Basato su un libro di uno scrittore e scienziato dissidente che fu tenuto in un gulag per quattordici anni, scritto nel 1969 ma pubblicato solo nel 2009, il film non è animato da alcun particolare senso di suspense, non si basa su rivelazioni improvvise o colpi di scena gratuiti, ci sono poche sorprese in serbo per come andranno le cose per il nostro eroe sempre più sfortunato. Piuttosto, il nodo sta nella banale prevedibilità delle umiliazioni e delle disillusioni di Kornyev che crescono lentamente e nella devastazione nei dettagli, come la velocità con cui un corpo a terra viene rimosso dal cortile della prigione come non ci fosse mai stato. Così si irradia un gelido brivido di paura, di ansia e di giustificata paranoia parlando di una burocrazia maligna che si protegge e si replica infettando coloro che la sfidano con un bacillo di colpa.

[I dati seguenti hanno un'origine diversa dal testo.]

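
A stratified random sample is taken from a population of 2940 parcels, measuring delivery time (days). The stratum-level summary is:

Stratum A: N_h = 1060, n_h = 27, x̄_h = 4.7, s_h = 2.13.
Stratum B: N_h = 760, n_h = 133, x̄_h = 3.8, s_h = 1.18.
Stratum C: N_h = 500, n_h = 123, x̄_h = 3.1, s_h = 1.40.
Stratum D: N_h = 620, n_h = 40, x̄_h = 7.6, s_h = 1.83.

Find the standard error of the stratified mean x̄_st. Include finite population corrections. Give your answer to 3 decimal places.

V̂(x̄_st) = Σ W_h² (1 − n_h/N_h) s_h²/n_h, with W_h = N_h/N and N = 2940:
  stratum A: (1060/2940)²·(1 − 27/1060)·2.13²/27 = 0.0212866
  stratum B: (760/2940)²·(1 − 133/760)·1.18²/133 = 0.000577163
  stratum C: (500/2940)²·(1 − 123/500)·1.40²/123 = 0.00034751
  stratum D: (620/2940)²·(1 − 40/620)·1.83²/40 = 0.00348311
V̂(x̄_st) = 0.0256944
SE(x̄_st) = √0.0256944 = 0.160295

SE(x̄_st) ≈ 0.160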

Un atto di accusa dal sapore kafkiano 

‘Two prosecutors’, nero come la pece, è una marcia funebre kafkiana che descrive un mondo senza calore né speranza in cui cercare di fare la cosa giusta potrebbe rivelarsi la scelta più rischiosa di tutte. L'obiettivo di Loznitsa non è drammatizzare la spietata efficienza con cui i sistemi totalitari soffocano ogni dissenso quanto quello di eliminarne l'elemento umano, poiché in un sistema del genere non c'è umanità, solo una miriade di regole stabilite per mantenere tutti al loro posto. Lasciando poi alla fine lo spettatore di nuovo davanti alla stessa porta della prigione dove tutto è iniziato, il film è come un lungo e tortuoso viaggio circolare che riflette sul passato ma anche - per chiunque voglia guardare - uno specchio rivolto al presente dove il regista ucraino si autoimpone la sfida di vedere con quanta efficacia un'estetica rigorosamente formale possa evocare gli orrori pervasivi e disumanizzanti della vita sotto il controllo totalitario. Alla fine ci regala una letterarietà quasi tattile, come leggere un classico di Camus, Kafka o Orwell dove le pagine sono macchiate dal tempo ma le intuizioni rimangono dolorosamente e intensamente vive.